Define state: What variables uniquely identify a subproblem? (e.g., dp[i] = answer for first i elements)
Define recurrence: How does current state relate to previous states? (e.g., dp[i] = dp[i-1] + dp[i-2])
Define base cases: What are the smallest subproblems with known answers? (e.g., dp[0] = 0, dp[1] = 1)
Optimize space: Can you reduce from O(n) to O(1) by only keeping needed previous states?

Examples

Problem: Count ways to climb n stairs, taking 1 or 2 steps at a time.

State: dp[i] = number of ways to reach step i

Recurrence: dp[i] = dp[i-1] + dp[i-2] (arrive from one step below or two steps below)

Base cases: dp[0] = 1 (one way to stay at ground), dp[1] = 1 (one way to reach step 1)

Metric	Complexity	Reason
Time	$O(n)$	Single pass through n stairs
Space	$O(1)$	Only track two previous

def climb_stairs(n: int) -> int:
    if n <= 2:
        return n

    pre, cur = 1, 2
    for _ in range(3, n + 1):
        pre, cur = cur, pre + cur

    return cur

Problem: Maximum sum from array where you can't pick adjacent elements.

State: dp[i] = maximum sum considering first i houses

Recurrence: dp[i] = max(dp[i-1], dp[i-2] + A[i]) (skip current or rob current)

Base cases: dp[0] = A[0], dp[1] = max(A[0], A[1])

Metric	Complexity	Reason
Time	$O(n)$	Single pass through array
Space	$O(1)$	Only track two previous

def rob(A: list[int]) -> int:
    if len(A) == 1:
        return A[0]

    pre, cur = A[0], max(A[0], A[1])
    for i in range(2, len(A)):
        pre, cur = cur, max(cur, pre + A[i])

    return cur

Problem: Find length of longest increasing subsequence.

State: dp[i] = length of LIS ending at index i

Recurrence: dp[i] = max(dp[j] + 1) for all j < i where A[j] < A[i]

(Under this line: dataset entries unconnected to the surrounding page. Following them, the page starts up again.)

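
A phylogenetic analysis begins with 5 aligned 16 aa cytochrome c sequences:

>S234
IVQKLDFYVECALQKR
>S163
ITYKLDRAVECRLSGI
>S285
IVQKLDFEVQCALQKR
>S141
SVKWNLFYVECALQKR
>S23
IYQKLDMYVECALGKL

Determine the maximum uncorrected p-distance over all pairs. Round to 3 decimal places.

0.750

Pairwise Hamming distances:
  S234 vs S163: 8
  S234 vs S285: 2
  S234 vs S141: 5
  S234 vs S23: 4
  S163 vs S285: 9
  S163 vs S141: 12
  S163 vs S23: 8
  S285 vs S141: 7
  S285 vs S23: 6
  S141 vs S23: 9
The largest is 12 mismatches, between S163 and S141; p = 12/16 = 0.750.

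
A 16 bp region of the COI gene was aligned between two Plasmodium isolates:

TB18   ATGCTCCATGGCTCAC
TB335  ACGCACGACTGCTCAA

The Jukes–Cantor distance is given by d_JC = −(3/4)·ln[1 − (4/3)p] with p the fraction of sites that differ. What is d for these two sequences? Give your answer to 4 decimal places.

Differing sites — 2:T/C; 5:T/A; 7:C/G; 9:T/C; 10:G/T; 16:C/A.
p = 6/16 = 0.375000.
d = −0.75 · ln(1 − (4/3)·0.375000) = −0.75 · ln(0.500000) = −0.75 · (-0.693147) = 0.5199.

0.5199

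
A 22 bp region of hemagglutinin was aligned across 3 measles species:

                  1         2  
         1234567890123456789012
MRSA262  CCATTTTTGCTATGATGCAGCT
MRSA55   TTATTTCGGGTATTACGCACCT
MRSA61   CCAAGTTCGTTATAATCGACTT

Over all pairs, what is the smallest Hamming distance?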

Base cases: dp[i] = 1 (each element is a subsequence of length 1)

O(n²) Solution

Metric	Complexity	Reason
Time	$O(n^2)$	Nested loops over all pairs
Space	$O(n)$	DP array of size n

def length_of_lis(A: list[int]) -> int:
    n = len(A)
    dp = [1] * n

    for i in range(1, n):
        for j in range(i):
            if A[j] < A[i]:
                dp[i] = max(dp[i], dp[j] + 1)

    return max(dp)

O(n log n) Solution with Binary Search

Key Insight

Maintain tails array where tails[i] = smallest ending element of all increasing subsequences of length i+1. Binary search to find position, then update. The length of tails is the LIS length.

Metric	Complexity	Reason
Time	$O(n \log n)$	Binary search for each element
Space	$O(n)$	Tails array

from bisect import bisect_left

def length_of_lis(A: list[int]) -> int:
    tails = []

    for v in A:
        i = bisect_left(tails, v)
        if i == len(tails):
            tails.append(v)
        else:
            tails[i] = v

    return len(tails)

Problem: Minimum operations (insert, delete, replace) to convert word1 to word2.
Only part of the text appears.